Professor Marion started the lecture with a consideration of the popular distinction between the questions of revelation and of faith. He recalled that by virtue of this separation, theology could aspire to the status of a science, forming rational statements, and even to a hegemony over all other sciences. However, that gave rise to a set of philosophical and theological problems, and resolving them led to a reinterpretation of the very notion of the Revelation. That can be attested in the philosophical works of French enlightenment and German idealism.
The role of reason and rationality in relation to religion and theology, and their limits in interpreting the Revelation, was also reflected in the debates between philosophers and theologians. Is reason capable of conceiving the infinite, while it itself remains finite? Is that which uncovers the Revelation bound by rules established by reason and metaphysics? Those were the principal questions, which served as the starting points for further investigations.
The role of reason and rationality in relation to religion and theology, and their limits in interpreting the Revelation, was also reflected in the debates between philosophers and theologians.
Marion recalled the two contradictory approaches to reason and will in the context of faith: the Cartesian, and that formulated by Blaise Pascal; the latter gave love a superior role in searching for truth.

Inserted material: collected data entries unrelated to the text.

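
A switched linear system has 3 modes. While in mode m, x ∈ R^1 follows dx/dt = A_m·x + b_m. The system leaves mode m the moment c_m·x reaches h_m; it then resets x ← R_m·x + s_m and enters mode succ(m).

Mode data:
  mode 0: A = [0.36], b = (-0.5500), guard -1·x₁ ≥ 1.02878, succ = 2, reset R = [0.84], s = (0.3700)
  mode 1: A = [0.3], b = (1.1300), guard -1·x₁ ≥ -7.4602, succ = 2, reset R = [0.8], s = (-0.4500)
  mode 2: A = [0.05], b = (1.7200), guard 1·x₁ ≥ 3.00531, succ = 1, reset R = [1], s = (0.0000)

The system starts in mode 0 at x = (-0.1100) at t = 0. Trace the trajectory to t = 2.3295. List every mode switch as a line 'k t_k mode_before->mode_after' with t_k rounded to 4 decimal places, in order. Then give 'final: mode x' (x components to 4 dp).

Mode 0: guard c·x = 1.0288 hit at Δt = 1.2370 (t = 1.2370), x⁻ = (-1.0288) → reset → x⁺ = (-0.4942), jump to mode 2
Mode 2: flow for 1.0925 to horizon, guard not reached → x = (1.4094)

1 1.2370 0->2
final: 2 1.4094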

It reveals itself to our hearts thanks to the Holy Spirit, and love becomes a condition for gaining knowledge about that which cannot be conceived by reason.

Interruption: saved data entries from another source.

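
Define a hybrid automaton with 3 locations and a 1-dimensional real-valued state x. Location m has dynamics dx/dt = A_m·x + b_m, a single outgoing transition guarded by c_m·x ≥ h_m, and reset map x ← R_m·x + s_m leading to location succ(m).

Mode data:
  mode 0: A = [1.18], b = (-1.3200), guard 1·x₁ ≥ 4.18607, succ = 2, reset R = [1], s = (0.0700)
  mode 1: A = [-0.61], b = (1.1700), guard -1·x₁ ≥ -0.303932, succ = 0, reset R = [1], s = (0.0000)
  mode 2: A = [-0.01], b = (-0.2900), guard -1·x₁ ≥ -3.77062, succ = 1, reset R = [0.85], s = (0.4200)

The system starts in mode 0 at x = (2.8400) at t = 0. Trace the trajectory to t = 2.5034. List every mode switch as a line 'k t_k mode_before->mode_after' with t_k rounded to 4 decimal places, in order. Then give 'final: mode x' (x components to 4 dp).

1 0.4896 0->2
2 1.9601 2->1
final: 1 3.1435

Mode 0: guard c·x = 4.1861 hit at Δt = 0.4896 (t = 0.4896), x⁻ = (4.1861) → reset → x⁺ = (4.2561), jump to mode 2
Mode 2: guard c·x = -3.7706 hit at Δt = 1.4705 (t = 1.9601), x⁻ = (3.7706) → reset → x⁺ = (3.6250), jump to mode 1
Mode 1: flow for 0.5433 to horizon, guard not reached → x = (3.1435)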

The consequences of this paradigm reversal led Marion to bringing the next key notion of the lecture – “attraction”. In the Gospel according to John, Jesus says: “No one can come to me unless the Father who sent me draws him.” (6: 44). The will is therefore a necessary condition of faith – similarly, in the 8 Beatitudes, “those who hunger and thirst” shall be “filled”. Faith is therefore inseparably connected to attraction, desire for pleasure, ennobling – in one word, to love.
What are the consequences of this line of thought for the theological understanding of the Revelation? In this light, according to Marion, the Father is attracting to the Son, so that the Father is manifest in the Son. It is therefore the Will, not Reason, which receives the first stimulus. Moreover, only the Revelation so conceived enables us to see Jesus as the Son of the Father – as Marion puts it, “the visible sign of the invisible.” Thus, the epistemological consequences are already very clear.

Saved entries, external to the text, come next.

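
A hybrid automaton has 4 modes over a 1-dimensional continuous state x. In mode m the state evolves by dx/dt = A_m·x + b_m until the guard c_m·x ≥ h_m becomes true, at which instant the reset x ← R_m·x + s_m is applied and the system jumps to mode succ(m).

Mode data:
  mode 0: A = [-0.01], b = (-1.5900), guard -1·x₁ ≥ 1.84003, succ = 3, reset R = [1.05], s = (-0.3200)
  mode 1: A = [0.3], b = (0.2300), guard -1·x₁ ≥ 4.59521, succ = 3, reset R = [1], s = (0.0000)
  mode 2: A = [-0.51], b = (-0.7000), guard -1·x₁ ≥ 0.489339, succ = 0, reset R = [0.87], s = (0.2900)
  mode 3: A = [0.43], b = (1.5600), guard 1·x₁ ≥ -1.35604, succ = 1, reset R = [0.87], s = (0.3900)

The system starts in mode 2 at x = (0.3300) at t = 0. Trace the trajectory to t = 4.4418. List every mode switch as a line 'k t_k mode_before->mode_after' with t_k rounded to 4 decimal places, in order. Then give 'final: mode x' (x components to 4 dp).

Mode 2: guard c·x = 0.4893 hit at Δt = 1.2869 (t = 1.2869), x⁻ = (-0.4893) → reset → x⁺ = (-0.1357), jump to mode 0
Mode 0: guard c·x = 1.8400 hit at Δt = 1.0786 (t = 2.3655), x⁻ = (-1.8400) → reset → x⁺ = (-2.2520), jump to mode 3
Mode 3: guard c·x = -1.3560 hit at Δt = 1.1663 (t = 3.5318), x⁻ = (-1.3560) → reset → x⁺ = (-0.7898), jump to mode 1
Mode 1: flow for 0.9100 to horizon, guard not reached → x = (-0.7970)

1 1.2869 2->0
2 2.3655 0->3
3 3.5318 3->1
final: 1 -0.7970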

Marion notes a third momentous conclusion, which he regards as even more decisive. Since it is impossible to see that which is uncovered by the Revelation without the rightly-ordered will, and the necessary condition for that is love, then, when we speak about the Revelation, it turns out to be the same as love and attraction. The crucial difference between knowledge obtained by the Revelation and knowledge gained by reason seems to lie in this.
In the following part of the lecture Marion presented the prospects of philosophy based on Aristotelian logic in the face of the phenomenologising of Logos, which is described in the prologue to the Gospel of Saint John. Why is philosophy encountering unavoidable aporiae here? As Marion argues, metaphysics studies phenomenon as an object, while Logos is here shown as a man, whose status is irreducible to an object. Philosophy answers this problem with the phenomenological postulate, which accepts the appearance of the thing in itself, independently of the a priori conditions of experience, in intuition, as an object rather than as a phenomenon.
Taking into account phenomenological definitions, Marion shows, we can easily notice that Christ meets the conditions of a saturated phenomenon: precisely because of the abundance of love, which, by is paradoxical nature, imposes a sense of impossibility, leaving the “I” of the witness speechless, lacking words and to express Him and notions to conceive of Him.
Summing up his lecture, prof. Marion sketched the perspectives which are opened by phenomenology, and which can solve the aporiae of philosophy and theology, mentioned in the first part of the lecture. In what way is the Revelation manifesting itself as necessarily contradicting the a priori conditions of experience? According to Marion, it is phenomenology, and not classical metaphysics, that can help us to settle those doubts.